Hacısüleyman, hizmet sunan işletme sayısı arttıkça rekabetin keskinleştiğini ve işletmelerin aynı sayıda turisti daha düşük fiyatlarla çekmeye çalıştığını söyledi.
Yurt Dışına Tatil İçin Gidenler Artıyor, İş Amaçlı Seyahat Azalıyor
Toplantıda TÜİK verilerine de değinen ATSO Başkanı, 2012 yılında yurt dışına çıkan Türk vatandaşlarının yüzde 30’unun tatil amaçlı seyahat ettiğini, bu oranın 2024’te yüzde 48’e yükseldiğini belirtti. Öte yandan iş amaçlı seyahatlerin oranı 2012’de yüzde 29 iken, 2024’te yüzde 16’ya; 2025’in ilk çeyreğinde ise yüzde 13,8’e geriledi.
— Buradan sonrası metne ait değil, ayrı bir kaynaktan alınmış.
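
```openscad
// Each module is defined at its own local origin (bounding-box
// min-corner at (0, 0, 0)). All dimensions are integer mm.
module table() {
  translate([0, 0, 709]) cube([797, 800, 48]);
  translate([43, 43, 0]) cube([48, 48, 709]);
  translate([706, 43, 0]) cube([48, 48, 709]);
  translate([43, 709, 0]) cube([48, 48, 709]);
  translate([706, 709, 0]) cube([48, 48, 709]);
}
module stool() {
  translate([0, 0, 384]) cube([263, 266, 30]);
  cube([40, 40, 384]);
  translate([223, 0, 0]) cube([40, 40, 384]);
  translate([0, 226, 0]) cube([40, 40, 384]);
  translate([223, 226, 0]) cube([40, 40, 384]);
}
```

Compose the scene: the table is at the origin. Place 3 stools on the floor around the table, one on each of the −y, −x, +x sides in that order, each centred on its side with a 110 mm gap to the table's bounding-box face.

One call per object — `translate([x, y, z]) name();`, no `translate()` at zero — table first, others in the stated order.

table();
translate([267, -376, 0]) stool();
translate([-373, 267, 0]) stool();
translate([907, 267, 0]) stool();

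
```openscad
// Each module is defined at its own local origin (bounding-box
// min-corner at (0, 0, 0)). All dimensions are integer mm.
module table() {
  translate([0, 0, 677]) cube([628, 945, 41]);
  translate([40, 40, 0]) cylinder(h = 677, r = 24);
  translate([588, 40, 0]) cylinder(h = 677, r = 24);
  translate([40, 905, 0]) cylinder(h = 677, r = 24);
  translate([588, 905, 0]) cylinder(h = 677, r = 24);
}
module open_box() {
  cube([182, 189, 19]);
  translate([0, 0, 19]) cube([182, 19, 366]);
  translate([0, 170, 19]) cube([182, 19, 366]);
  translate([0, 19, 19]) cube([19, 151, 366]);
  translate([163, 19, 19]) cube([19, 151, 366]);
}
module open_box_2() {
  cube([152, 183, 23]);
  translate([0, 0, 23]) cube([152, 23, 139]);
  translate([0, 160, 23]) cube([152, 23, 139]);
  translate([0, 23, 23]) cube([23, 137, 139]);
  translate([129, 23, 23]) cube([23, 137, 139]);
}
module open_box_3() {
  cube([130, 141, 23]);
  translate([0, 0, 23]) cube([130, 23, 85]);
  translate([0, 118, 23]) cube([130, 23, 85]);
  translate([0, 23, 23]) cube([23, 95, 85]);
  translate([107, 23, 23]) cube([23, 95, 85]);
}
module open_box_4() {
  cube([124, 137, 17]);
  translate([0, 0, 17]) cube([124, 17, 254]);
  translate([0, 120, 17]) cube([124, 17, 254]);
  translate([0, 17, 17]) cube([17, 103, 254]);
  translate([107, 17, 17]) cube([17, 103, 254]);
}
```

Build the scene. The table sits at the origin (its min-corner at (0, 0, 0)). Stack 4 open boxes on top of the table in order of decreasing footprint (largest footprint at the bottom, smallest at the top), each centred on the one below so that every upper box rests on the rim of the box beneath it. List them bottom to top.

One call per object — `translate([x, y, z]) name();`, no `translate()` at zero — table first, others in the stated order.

table();
translate([223, 378, 718]) open_box();
translate([238, 381, 1103]) open_box_2();
translate([249, 402, 1265]) open_box_3();
translate([252, 404, 1373]) open_box_4();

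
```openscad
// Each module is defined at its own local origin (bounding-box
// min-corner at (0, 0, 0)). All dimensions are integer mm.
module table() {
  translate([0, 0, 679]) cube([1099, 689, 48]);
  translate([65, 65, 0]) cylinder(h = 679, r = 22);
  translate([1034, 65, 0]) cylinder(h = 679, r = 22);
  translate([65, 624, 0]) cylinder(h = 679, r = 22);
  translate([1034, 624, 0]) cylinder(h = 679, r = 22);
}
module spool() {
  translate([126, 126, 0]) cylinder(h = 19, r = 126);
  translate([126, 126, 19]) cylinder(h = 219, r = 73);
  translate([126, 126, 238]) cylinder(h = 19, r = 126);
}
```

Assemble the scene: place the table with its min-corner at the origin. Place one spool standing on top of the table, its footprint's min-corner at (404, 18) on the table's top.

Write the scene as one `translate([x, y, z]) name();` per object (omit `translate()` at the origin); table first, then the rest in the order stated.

table();
translate([404, 18, 727]) spool();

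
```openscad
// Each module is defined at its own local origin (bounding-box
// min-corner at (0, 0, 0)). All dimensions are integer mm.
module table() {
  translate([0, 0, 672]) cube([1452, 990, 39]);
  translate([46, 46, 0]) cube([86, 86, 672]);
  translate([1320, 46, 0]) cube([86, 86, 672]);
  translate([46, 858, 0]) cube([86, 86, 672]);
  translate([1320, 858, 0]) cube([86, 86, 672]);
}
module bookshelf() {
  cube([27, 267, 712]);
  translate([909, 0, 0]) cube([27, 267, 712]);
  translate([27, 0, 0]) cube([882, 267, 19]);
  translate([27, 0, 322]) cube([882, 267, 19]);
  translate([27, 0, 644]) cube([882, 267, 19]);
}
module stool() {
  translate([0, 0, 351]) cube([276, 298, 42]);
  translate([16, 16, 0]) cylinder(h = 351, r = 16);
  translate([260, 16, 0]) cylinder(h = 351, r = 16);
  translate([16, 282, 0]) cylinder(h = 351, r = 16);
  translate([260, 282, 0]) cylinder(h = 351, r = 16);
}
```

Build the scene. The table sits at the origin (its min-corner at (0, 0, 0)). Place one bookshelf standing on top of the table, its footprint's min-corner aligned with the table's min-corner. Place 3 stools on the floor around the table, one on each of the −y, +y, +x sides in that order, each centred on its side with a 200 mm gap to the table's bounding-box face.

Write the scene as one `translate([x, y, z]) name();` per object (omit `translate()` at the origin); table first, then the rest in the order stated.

table();
translate([0, 0, 711]) bookshelf();
translate([588, -498, 0]) stool();
translate([588, 1190, 0]) stool();
translate([1652, 346, 0]) stool();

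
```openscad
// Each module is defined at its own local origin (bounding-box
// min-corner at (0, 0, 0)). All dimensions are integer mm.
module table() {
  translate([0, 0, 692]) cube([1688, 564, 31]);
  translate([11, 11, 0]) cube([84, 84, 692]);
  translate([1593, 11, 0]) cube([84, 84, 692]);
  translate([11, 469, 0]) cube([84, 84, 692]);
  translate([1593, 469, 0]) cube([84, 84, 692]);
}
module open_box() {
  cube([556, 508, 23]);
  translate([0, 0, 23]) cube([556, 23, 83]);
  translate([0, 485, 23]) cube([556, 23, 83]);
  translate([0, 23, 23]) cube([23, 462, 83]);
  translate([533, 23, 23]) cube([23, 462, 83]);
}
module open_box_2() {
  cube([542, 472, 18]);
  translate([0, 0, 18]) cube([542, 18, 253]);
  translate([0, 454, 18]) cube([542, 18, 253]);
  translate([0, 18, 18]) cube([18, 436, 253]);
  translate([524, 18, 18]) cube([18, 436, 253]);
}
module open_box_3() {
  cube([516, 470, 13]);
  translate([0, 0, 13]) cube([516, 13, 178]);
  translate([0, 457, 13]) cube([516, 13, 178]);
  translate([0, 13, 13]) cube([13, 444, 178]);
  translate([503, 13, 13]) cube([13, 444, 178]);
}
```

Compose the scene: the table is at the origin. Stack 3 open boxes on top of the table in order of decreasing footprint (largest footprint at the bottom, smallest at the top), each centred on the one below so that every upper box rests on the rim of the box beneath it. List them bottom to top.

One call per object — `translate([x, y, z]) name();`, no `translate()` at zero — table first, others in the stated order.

table();
translate([566, 28, 723]) open_box();
translate([573, 46, 829]) open_box_2();
translate([586, 47, 1100]) open_box_3();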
Bu tabloyu değerlendiren Hacısüleyman, “Dijital toplantıların yaygınlaşması ya da vize sıkıntıları etkili olabilir. Ancak tatil için de vize gerekiyor. Demek ki iş dünyamız yurt dışına çıkmakta artık daha isteksiz” yorumunu yaptı.
“Turizmde Nicelik Değil Nitelik Öne Çıkmalı”
Sektördeki yatırım heyecanına rağmen Hacısüleyman, sürdürülebilirliğe dikkat çekerek uyarıda bulundu: “Turist sayısı artmadan yatırım ve kapasitenin sürekli büyümesi, işletmelerin gelirlerini azaltıyor. Bu durum uzun vadede hizmet kalitesini de etkiler. Turizmde sayılar kadar, kişi başına düşen harcama ve gelir de önemlidir.”